When then-coach Eric Mangini and general manager Mike Tannenbaum drafted Gholston, it was with the intention that the former Ohio State star would easily transition from a 4-3 defensive end to a 3-4 outside linebacker. Fans cheered the pick, envisioning Gholston terrorizing quarterbacks on a weekly basis.

Instead came a year of struggles. He missed minicamp because of an NCAA rule that wouldn’t allow him to practice until Ohio State’s spring semester was completed. He then missed a day of training camp because of a brief contract holdout. Then, he was slow to pick up Mangini’s intricate defensive system and found playing time scarce. He was even inactive for a week and has faced constant questions about what went wrong.

“It’s just the way it works out sometimes,” Gholston said. “I think the bigger measure is how you bounce back from that. You strive and keep going and give yourself a chance to get where you want to go.”

Gholston, who set the Buckeyes’ single-season sacks record with 14 as a senior, had just 13 tackles last season for New York. He was tagged by some fans with the nickname “The Ghost” for his lack of big plays.

“Shoot, I’m dang hungry,” he said. “I definitely want some sacks. I think people look at last year and say I had no sacks, but there were a lot of times I was actually close to sacks. What we did last year, I wasn’t always called to rush. A lot of that just comes with the game plan. A lot of times I was actually close on sacks, I was just a tenth of a second or a step away.”

Gholston knows almost doesn’t quite cut it, not in the NFL – and certainly not when you were being considered by Miami with the No. 1 overall pick.

“The biggest thing is having that ability and just getting on the field where you can actually use it and show it,” he said. “With that being said, you have to know what you’re doing on the football field.
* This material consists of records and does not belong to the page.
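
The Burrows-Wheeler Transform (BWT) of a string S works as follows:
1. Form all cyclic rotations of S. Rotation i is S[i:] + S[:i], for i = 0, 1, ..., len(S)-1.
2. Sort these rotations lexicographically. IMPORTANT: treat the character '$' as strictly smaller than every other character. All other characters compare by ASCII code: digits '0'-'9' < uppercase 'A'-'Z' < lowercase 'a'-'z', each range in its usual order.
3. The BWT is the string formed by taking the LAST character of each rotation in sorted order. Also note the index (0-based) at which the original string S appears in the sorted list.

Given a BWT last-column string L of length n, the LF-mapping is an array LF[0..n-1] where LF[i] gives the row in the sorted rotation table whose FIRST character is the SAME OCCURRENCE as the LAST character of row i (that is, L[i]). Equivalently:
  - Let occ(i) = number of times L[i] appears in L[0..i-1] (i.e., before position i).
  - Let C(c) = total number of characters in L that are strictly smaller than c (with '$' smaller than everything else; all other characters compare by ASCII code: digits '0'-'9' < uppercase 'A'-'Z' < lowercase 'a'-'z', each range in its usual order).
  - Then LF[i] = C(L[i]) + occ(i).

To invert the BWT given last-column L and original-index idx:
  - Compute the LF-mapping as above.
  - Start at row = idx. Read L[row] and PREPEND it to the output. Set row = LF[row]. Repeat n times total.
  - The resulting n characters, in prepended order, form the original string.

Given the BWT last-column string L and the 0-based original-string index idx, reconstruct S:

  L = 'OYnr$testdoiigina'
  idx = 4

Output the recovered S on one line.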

You can’t go out there and not know what to do, otherwise you won’t be out there.”

Ryan has liked what he has seen so far from Gholston, who’ll likely continue playing outside linebacker in the new coach’s system.
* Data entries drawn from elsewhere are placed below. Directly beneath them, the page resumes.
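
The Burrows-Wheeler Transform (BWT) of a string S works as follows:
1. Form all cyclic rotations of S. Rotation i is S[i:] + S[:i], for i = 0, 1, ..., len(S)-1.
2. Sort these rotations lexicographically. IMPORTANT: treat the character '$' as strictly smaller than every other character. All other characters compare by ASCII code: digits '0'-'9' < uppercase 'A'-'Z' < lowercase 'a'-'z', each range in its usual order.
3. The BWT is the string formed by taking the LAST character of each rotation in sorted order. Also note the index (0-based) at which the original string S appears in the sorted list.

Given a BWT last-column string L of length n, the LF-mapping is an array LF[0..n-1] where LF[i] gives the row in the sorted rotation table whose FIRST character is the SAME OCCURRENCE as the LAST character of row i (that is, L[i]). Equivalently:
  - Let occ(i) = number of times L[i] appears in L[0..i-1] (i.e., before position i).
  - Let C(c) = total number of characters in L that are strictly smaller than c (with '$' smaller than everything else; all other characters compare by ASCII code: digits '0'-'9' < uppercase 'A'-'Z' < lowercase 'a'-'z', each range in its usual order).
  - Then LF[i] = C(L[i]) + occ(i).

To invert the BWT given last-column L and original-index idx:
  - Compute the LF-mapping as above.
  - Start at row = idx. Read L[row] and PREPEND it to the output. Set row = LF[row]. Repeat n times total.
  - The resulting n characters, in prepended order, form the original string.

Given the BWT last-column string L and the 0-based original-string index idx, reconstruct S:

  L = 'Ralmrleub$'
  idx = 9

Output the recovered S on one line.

LF mapping: 1 2 5 7 8 6 4 9 3 0
Walk LF starting at row 9, prepending L[row]:
  step 1: row=9, L[9]='$', prepend. Next row=LF[9]=0
  step 2: row=0, L[0]='R', prepend. Next row=LF[0]=1
  step 3: row=1, L[1]='a', prepend. Next row=LF[1]=2
  step 4: row=2, L[2]='l', prepend. Next row=LF[2]=5
  step 5: row=5, L[5]='l', prepend. Next row=LF[5]=6
  step 6: row=6, L[6]='e', prepend. Next row=LF[6]=4
  step 7: row=4, L[4]='r', prepend. Next row=LF[4]=8
  step 8: row=8, L[8]='b', prepend. Next row=LF[8]=3
  step 9: row=3, L[3]='m', prepend. Next row=LF[3]=7
  step 10: row=7, L[7]='u', prepend. Next row=LF[7]=9
Reversed output: umbrellaR$

Answer: umbrellaR$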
“You watch him out there these last few practices, you see how he’s flying to the football, making some plays,” Ryan said. “He had a couple of sacks today. You know, I’m happy he’s here.”

Gholston certainly looks the part of a pass-rushing force with his massive arms and shoulders.

He’s soft spoken off the field, though, and he’s not a trash talker or a showboat, causing the misperception that perhaps Gholston lacks the fire to truly be an NFL star.

“I mean, I’m going to be me,” he said. “If anybody knows me, I have intensity. It’s just not shown in that way. If you want a cheerleader, I can just put on a cheerleading outfit and get some pompoms and cheer everybody on, if that’s what people want to see me do.

“But I’m here to play football and that’s what I’m going to do.”

Gholston had a dinner chat with Lawrence Taylor last season when the Hall of Fame linebacker talked about some of his own experiences and passed along some tips that might help the youngster’s development. Gholston hasn’t spoken to L.T. since, but has caught him doing the tango on television.

“When I heard he was on there, I was like, ‘L.T? On Dancing With the Stars?”‘ he said with a big laugh. “I caught it last week and he was actually pretty good. He’s still going.”

So maybe Taylor can someday pass along some of his dance moves.

“I’m going to hold off on that,” Gholston said, smiling. “I’m going to learn football first.”

Notes: Ryan said quarterback Kellen Clemens was “outstanding” and “looked sharp” in the morning practice, apparently giving Clemens the very early edge in the competition with Brett Ratliff for the starting job. … A scary moment occurred in the morning practice when linebacker Kenwin Cummings and wide receiver Wallace Wright had a loud collision during a non-contact drill. Ryan said Cummings might have suffered a concussion, while Wright banged up his left knee, but the coach said both should be fine.